Que o novo regime causasse vivo debate era certamente de esperar. Os rumores que davam como iminente a publicação do motu proprio tinham feito chegar a Roma cartas de protesto por parte do episcopado de todo o mundo, sobretudo da França, onde a ferida cismática lefebvriana é muito aberta. O próprio cardeal Ratzinger, numa carta que está circulando na internet, datada de 23 de junho de 2003 e endereçada a Heinz-Lothar Barth, professor da Universidade de Bonn, que pedia uma acessibilidade maior ( ao rito antigo, escrevia que "a existência de ( dois ritos é uma prática de difícil gestão para r padres e bispos". Com efeito, enquanto até 14 de setembro de 2007 o uso do Missal antigo era concedido por indulto pontifício somente em casos excepcionais e sob a responsabilidade do bispo local, hoje, onde haja "estavelmente um grupo de fiéis que aderem à precedente tradição litúrgica", o pároco é convidado a acolher "de boa vontade o seu pedido". No caso de os paroquianos não estarem satisfeitos, podem reclamar ao bispo, "vivamente rogado a satisfazer o seu desejo", O último destinatário para as disputas que aparecerão em nível local é a Pontifícia Comissão" Ecclesia Dei", instituída em 1988 para reconstituir as relações com os lefebvrianos. Por isso, um dos pontos candentes sobre os quais haverá de intervir a próxima instrução é exatamente o parágrafo no qual se diz ser posssível celebrar a eucaristia e os sacramentos com o rito anterior à reforma litúrgica em todas as paróquias em que haja "um pedido motivado" e "um grupo estável". A falta de "estabilidade" - entendida como história preexistente e conhecimento mútuo entre os membros de uma mesma comunidade - fez que, em muitos casos, os padres, apoiados pelos bispos, recusassem a celebração extraordinária a grupos de pessoas provenientes de diversas paróquias, que se juntaram ad hoc na ocasião.

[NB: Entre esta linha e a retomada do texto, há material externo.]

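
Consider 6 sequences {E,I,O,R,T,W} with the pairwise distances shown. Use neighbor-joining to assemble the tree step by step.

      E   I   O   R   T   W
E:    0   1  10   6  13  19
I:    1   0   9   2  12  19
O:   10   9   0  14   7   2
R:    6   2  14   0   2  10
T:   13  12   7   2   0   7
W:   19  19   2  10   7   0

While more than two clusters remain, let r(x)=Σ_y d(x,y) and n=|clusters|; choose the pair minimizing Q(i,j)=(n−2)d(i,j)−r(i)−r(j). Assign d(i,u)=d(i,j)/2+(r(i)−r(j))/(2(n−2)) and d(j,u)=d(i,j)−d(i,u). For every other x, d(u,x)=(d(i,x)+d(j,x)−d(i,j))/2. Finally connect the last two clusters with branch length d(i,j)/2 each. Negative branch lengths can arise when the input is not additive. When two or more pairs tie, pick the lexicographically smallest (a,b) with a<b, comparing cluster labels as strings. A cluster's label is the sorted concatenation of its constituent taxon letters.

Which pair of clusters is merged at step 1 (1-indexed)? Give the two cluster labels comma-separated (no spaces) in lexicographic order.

1. join O+W (d=2, Q=-91) ⇒ OW; edges |O|=-7/8, |W|=23/8
  updated: d(E,OW)=27/2, d(I,OW)=13, d(OW,R)=11, d(OW,T)=6
2. join E+I (d=1, Q=-117/2) ⇒ EI; edges |E|=17/12, |I|=-5/12
  updated: d(EI,OW)=51/4, d(EI,R)=7/2, d(EI,T)=12
3. join EI+R (d=7/2, Q=-151/4) ⇒ EIR; edges |EI|=75/16, |R|=-19/16
  updated: d(EIR,OW)=81/8, d(EIR,T)=21/4
4. join EIR+OW (d=81/8, Q=-171/8) ⇒ EIORW; edges |EIR|=75/16, |OW|=87/16
  updated: d(EIORW,T)=9/16
5. join EIORW+T (d=9/16) ⇒ EIORTW; edges |EIORW|=9/32, |T|=9/32
final tree: ((((E:17/12,I:-5/12):75/16,R:-19/16):75/16,(O:-7/8,W:23/8):87/16):9/32,T:9/32)
total length: 275/16

O,W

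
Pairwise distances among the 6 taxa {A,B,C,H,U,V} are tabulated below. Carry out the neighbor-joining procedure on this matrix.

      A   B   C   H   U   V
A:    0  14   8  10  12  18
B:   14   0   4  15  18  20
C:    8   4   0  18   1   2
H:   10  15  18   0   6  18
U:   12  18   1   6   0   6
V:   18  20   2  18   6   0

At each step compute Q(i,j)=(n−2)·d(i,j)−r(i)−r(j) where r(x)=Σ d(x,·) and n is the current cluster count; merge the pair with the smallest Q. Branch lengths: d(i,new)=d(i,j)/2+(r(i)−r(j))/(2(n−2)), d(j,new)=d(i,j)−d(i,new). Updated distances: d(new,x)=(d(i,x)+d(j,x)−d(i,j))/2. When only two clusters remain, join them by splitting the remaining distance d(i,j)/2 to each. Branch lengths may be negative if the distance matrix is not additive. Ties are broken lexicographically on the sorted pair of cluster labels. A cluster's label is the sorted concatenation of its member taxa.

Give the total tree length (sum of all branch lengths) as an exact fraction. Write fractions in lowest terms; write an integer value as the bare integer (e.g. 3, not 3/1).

iteration 1: select A,H (d=10, Q=-89); attach at lengths (35/8, 45/8); label the merged cluster AH
  updated: d(AH,B)=19/2, d(AH,C)=8, d(AH,U)=4, d(AH,V)=13
iteration 2: select AH,B (d=19/2, Q=-115/2); attach at lengths (23/12, 91/12); label the merged cluster ABH
  updated: d(ABH,C)=5/4, d(ABH,U)=25/4, d(ABH,V)=47/4
iteration 3: select ABH,C (d=5/4, Q=-21); attach at lengths (35/8, -25/8); label the merged cluster ABCH
  updated: d(ABCH,U)=3, d(ABCH,V)=25/4
iteration 4: select ABCH,U (d=3, Q=-61/4); attach at lengths (13/8, 11/8); label the merged cluster ABCHU
  updated: d(ABCHU,V)=37/8
iteration 5: select ABCHU,V (d=37/8); attach at lengths (37/16, 37/16); label the merged cluster ABCHUV
final tree: (((((A:35/8,H:45/8):23/12,B:91/12):35/8,C:-25/8):13/8,U:11/8):37/16,V:37/16)
total length: 227/8

227/8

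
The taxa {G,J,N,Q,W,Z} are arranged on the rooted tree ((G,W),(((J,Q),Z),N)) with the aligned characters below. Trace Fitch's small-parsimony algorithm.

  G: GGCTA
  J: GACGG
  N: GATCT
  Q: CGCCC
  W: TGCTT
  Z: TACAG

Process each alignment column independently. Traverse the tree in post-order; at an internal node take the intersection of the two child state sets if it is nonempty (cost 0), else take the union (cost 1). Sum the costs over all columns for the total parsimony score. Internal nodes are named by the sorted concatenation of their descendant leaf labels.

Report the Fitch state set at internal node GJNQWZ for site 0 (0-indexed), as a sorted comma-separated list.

G

site 0, node GW: G={G} ∪ W={T} → {G,T} (+1)
site 0, node JQ: J={G} ∪ Q={C} → {C,G} (+1)
site 0, node JQZ: JQ={C,G} ∪ Z={T} → {C,G,T} (+1)
site 0, node JNQZ: JQZ={C,G,T} ∩ N={G} → {G} (+0)
site 0, node GJNQWZ: GW={G,T} ∩ JNQZ={G} → {G} (+0)
site 1, node GW: G={G} ∩ W={G} → {G} (+0)
site 1, node JQ: J={A} ∪ Q={G} → {A,G} (+1)
site 1, node JQZ: JQ={A,G} ∩ Z={A} → {A} (+0)
site 1, node JNQZ: JQZ={A} ∩ N={A} → {A} (+0)
site 1, node GJNQWZ: GW={G} ∪ JNQZ={A} → {A,G} (+1)
site 2, node GW: G={C} ∩ W={C} → {C} (+0)
site 2, node JQ: J={C} ∩ Q={C} → {C} (+0)
site 2, node JQZ: JQ={C} ∩ Z={C} → {C} (+0)
site 2, node JNQZ: JQZ={C} ∪ N={T} → {C,T} (+1)
site 2, node GJNQWZ: GW={C} ∩ JNQZ={C,T} → {C} (+0)
site 3, node GW: G={T} ∩ W={T} → {T} (+0)
site 3, node JQ: J={G} ∪ Q={C} → {C,G} (+1)
site 3, node JQZ: JQ={C,G} ∪ Z={A} → {A,C,G} (+1)
site 3, node JNQZ: JQZ={A,C,G} ∩ N={C} → {C} (+0)
site 3, node GJNQWZ: GW={T} ∪ JNQZ={C} → {C,T} (+1)
site 4, node GW: G={A} ∪ W={T} → {A,T} (+1)
site 4, node JQ: J={G} ∪ Q={C} → {C,G} (+1)
site 4, node JQZ: JQ={C,G} ∩ Z={G} → {G} (+0)
site 4, node JNQZ: JQZ={G} ∪ N={T} → {G,T} (+1)
site 4, node GJNQWZ: GW={A,T} ∩ JNQZ={G,T} → {T} (+0)
per-site changes: [3, 2, 1, 3, 3]; total = 12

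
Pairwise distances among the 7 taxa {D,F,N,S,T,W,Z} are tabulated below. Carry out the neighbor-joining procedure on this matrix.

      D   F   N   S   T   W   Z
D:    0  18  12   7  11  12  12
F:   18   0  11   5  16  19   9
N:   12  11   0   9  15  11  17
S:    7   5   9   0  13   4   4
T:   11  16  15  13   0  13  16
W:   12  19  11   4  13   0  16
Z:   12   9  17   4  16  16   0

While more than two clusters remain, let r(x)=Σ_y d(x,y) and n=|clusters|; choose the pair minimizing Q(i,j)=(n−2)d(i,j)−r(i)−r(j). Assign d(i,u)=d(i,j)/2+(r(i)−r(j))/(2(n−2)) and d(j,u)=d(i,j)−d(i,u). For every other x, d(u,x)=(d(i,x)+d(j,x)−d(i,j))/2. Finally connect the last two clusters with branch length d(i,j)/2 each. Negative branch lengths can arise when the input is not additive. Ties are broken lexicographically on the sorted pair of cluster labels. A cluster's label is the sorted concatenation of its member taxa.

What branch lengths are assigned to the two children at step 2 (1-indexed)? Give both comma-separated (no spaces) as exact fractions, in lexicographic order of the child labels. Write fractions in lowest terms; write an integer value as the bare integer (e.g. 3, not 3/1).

step 1: merge (F,Z) at d=9, Q=-107; branch lengths F→49/10, Z→41/10; new cluster FZ
  updated: d(D,FZ)=21/2, d(FZ,N)=19/2, d(FZ,S)=0, d(FZ,T)=23/2, d(FZ,W)=13
step 2: merge (FZ,S) at d=0, Q=-155/2; branch lengths FZ→23/16, S→-23/16; new cluster FSZ
  updated: d(D,FSZ)=35/4, d(FSZ,N)=37/4, d(FSZ,T)=49/4, d(FSZ,W)=17/2
step 3: merge (D,T) at d=11, Q=-62; branch lengths D→17/4, T→27/4; new cluster DT
  updated: d(DT,FSZ)=5, d(DT,N)=8, d(DT,W)=7
step 4: merge (DT,FSZ) at d=5, Q=-131/4; branch lengths DT→29/16, FSZ→51/16; new cluster DFSTZ
  updated: d(DFSTZ,N)=49/8, d(DFSTZ,W)=21/4
step 5: merge (DFSTZ,N) at d=49/8, Q=-179/8; branch lengths DFSTZ→3/16, N→95/16; new cluster DFNSTZ
  updated: d(DFNSTZ,W)=81/16
step 6: merge (DFNSTZ,W) at d=81/16; branch lengths DFNSTZ→81/32, W→81/32; new cluster DFNSTWZ
final tree: ((((D:17/4,T:27/4):29/16,((F:49/10,Z:41/10):23/16,S:-23/16):51/16):3/16,N:95/16):81/32,W:81/32)
total length: 579/16

23/16,-23/16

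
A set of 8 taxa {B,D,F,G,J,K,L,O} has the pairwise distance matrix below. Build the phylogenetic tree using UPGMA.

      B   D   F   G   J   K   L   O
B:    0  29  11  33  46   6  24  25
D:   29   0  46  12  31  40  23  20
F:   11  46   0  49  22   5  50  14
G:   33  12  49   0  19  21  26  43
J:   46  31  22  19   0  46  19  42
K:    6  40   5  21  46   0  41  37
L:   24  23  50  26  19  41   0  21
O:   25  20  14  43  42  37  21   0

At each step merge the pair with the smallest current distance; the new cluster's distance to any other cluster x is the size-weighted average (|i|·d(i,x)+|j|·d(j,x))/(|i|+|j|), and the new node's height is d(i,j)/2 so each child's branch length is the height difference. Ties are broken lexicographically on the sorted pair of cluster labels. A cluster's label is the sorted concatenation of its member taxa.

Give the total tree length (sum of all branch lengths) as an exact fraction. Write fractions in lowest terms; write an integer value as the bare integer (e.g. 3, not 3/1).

3989/48

1. join F+K (d=5) ⇒ FK; edges |F|=5/2, |K|=5/2
  updated: d(B,FK)=17/2, d(D,FK)=43, d(FK,G)=35, d(FK,J)=34, d(FK,L)=91/2, d(FK,O)=51/2
2. join B+FK (d=17/2) ⇒ BFK; edges |B|=17/4, |FK|=7/4
  updated: d(BFK,D)=115/3, d(BFK,G)=103/3, d(BFK,J)=38, d(BFK,L)=115/3, d(BFK,O)=76/3
3. join D+G (d=12) ⇒ DG; edges |D|=6, |G|=6
  updated: d(BFK,DG)=109/3, d(DG,J)=25, d(DG,L)=49/2, d(DG,O)=63/2
4. join J+L (d=19) ⇒ JL; edges |J|=19/2, |L|=19/2
  updated: d(BFK,JL)=229/6, d(DG,JL)=99/4, d(JL,O)=63/2
5. join DG+JL (d=99/4) ⇒ DGJL; edges |DG|=51/8, |JL|=23/8
  updated: d(BFK,DGJL)=149/4, d(DGJL,O)=63/2
6. join BFK+O (d=76/3) ⇒ BFKO; edges |BFK|=101/12, |O|=38/3
  updated: d(BFKO,DGJL)=573/16
7. join BFKO+DGJL (d=573/16) ⇒ BDFGJKLO; edges |BFKO|=503/96, |DGJL|=177/32
final tree: (((B:17/4,(F:5/2,K:5/2):7/4):101/12,O:38/3):503/96,((D:6,G:6):51/8,(J:19/2,L:19/2):23/8):177/32)
total length: 3989/48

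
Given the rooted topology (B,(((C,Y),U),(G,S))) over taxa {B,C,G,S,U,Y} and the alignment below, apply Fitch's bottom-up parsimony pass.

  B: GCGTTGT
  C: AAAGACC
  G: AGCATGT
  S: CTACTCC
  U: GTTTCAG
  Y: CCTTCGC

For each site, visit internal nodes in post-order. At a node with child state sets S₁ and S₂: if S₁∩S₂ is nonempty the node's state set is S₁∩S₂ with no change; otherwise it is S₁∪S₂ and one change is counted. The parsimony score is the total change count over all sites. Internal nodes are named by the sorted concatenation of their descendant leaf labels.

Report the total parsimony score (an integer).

23

[col 0] CY: children C:{A}, Y:{C} ∪→ {A,C}; cost 1
[col 0] CUY: children CY:{A,C}, U:{G} ∪→ {A,C,G}; cost 1
[col 0] GS: children G:{A}, S:{C} ∪→ {A,C}; cost 1
[col 0] CGSUY: children CUY:{A,C,G}, GS:{A,C} ∩→ {A,C}; cost 0
[col 0] BCGSUY: children B:{G}, CGSUY:{A,C} ∪→ {A,C,G}; cost 1
[col 1] CY: children C:{A}, Y:{C} ∪→ {A,C}; cost 1
[col 1] CUY: children CY:{A,C}, U:{T} ∪→ {A,C,T}; cost 1
[col 1] GS: children G:{G}, S:{T} ∪→ {G,T}; cost 1
[col 1] CGSUY: children CUY:{A,C,T}, GS:{G,T} ∩→ {T}; cost 0
[col 1] BCGSUY: children B:{C}, CGSUY:{T} ∪→ {C,T}; cost 1
[col 2] CY: children C:{A}, Y:{T} ∪→ {A,T}; cost 1
[col 2] CUY: children CY:{A,T}, U:{T} ∩→ {T}; cost 0
[col 2] GS: children G:{C}, S:{A} ∪→ {A,C}; cost 1
[col 2] CGSUY: children CUY:{T}, GS:{A,C} ∪→ {A,C,T}; cost 1
[col 2] BCGSUY: children B:{G}, CGSUY:{A,C,T} ∪→ {A,C,G,T}; cost 1
[col 3] CY: children C:{G}, Y:{T} ∪→ {G,T}; cost 1
[col 3] CUY: children CY:{G,T}, U:{T} ∩→ {T}; cost 0
[col 3] GS: children G:{A}, S:{C} ∪→ {A,C}; cost 1
[col 3] CGSUY: children CUY:{T}, GS:{A,C} ∪→ {A,C,T}; cost 1
[col 3] BCGSUY: children B:{T}, CGSUY:{A,C,T} ∩→ {T}; cost 0
[col 4] CY: children C:{A}, Y:{C} ∪→ {A,C}; cost 1
[col 4] CUY: children CY:{A,C}, U:{C} ∩→ {C}; cost 0
[col 4] GS: children G:{T}, S:{T} ∩→ {T}; cost 0
[col 4] CGSUY: children CUY:{C}, GS:{T} ∪→ {C,T}; cost 1
[col 4] BCGSUY: children B:{T}, CGSUY:{C,T} ∩→ {T}; cost 0
[col 5] CY: children C:{C}, Y:{G} ∪→ {C,G}; cost 1
[col 5] CUY: children CY:{C,G}, U:{A} ∪→ {A,C,G}; cost 1
[col 5] GS: children G:{G}, S:{C} ∪→ {C,G}; cost 1
[col 5] CGSUY: children CUY:{A,C,G}, GS:{C,G} ∩→ {C,G}; cost 0
[col 5] BCGSUY: children B:{G}, CGSUY:{C,G} ∩→ {G}; cost 0
[col 6] CY: children C:{C}, Y:{C} ∩→ {C}; cost 0
[col 6] CUY: children CY:{C}, U:{G} ∪→ {C,G}; cost 1
[col 6] GS: children G:{T}, S:{C} ∪→ {C,T}; cost 1
[col 6] CGSUY: children CUY:{C,G}, GS:{C,T} ∩→ {C}; cost 0
[col 6] BCGSUY: children B:{T}, CGSUY:{C} ∪→ {C,T}; cost 1
per-site changes: [4, 4, 4, 3, 2, 3, 3]; total = 23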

Também o não-conhecimento do latim foi motivo da recusa. Nos Estados Unidos, em julho, o então presidente da Comissão Litúrgica, dom Donald Trautman, afirmara que os padres desejosos de celebrar com o rito antigo "deverão submeter-se a um exame de latim", porque o próprio Bento XVI escreveu que "o uso do velho Missal pressupõe certo nível de formação litúrgica e de conhecimento da língua latina". A mesma atitude foi manifestada pelos bispos suíços. Do latim e, particularmente, do "direito dos candidatos ao sacerdócio de ser instruídos em ambas as formas do rito romano", dever-se-ia tratar na próxima instrução, como se lê numa carta de "Ecclesia Dei" de 9 de fevereiro de 2008, em circulação nos blogs tradicionalistas.


Os problemas, sejam quais forem, não são somente pastorais, mas também jurídicos. Entre os que se dedicam à questão, um dos pontos que causam perplexidade é o risco de conflitos de competência (pároco, reitor de igreja, superior religioso, bispo, Pontifícia Comissão" Ecclesia Dei"), no caso de contenciosos.
O equilíbrio estabelecido pelo Vaticano II, que dava ao bispo autoridade plena em matéria, parece ter se tornado precário pelas novas normas, que acabam de interferir em temas teológicos de amplo respiro como as relações entre Igreja universal e igrejas locais, entre unidade e pluralidade, entre uniformidade e diferenças legítimas, entre centro e periferia. É verdade, diz-se, que a "Ecclesia Dei", de alguma forma, assume sobre si as dificuldades que possam chegar aos bispos, no caso de contestações, mas pedir ao pastor da Igreja local que não se ocupe de tais argumentos não significa talvez esvaziar a sua autoridade?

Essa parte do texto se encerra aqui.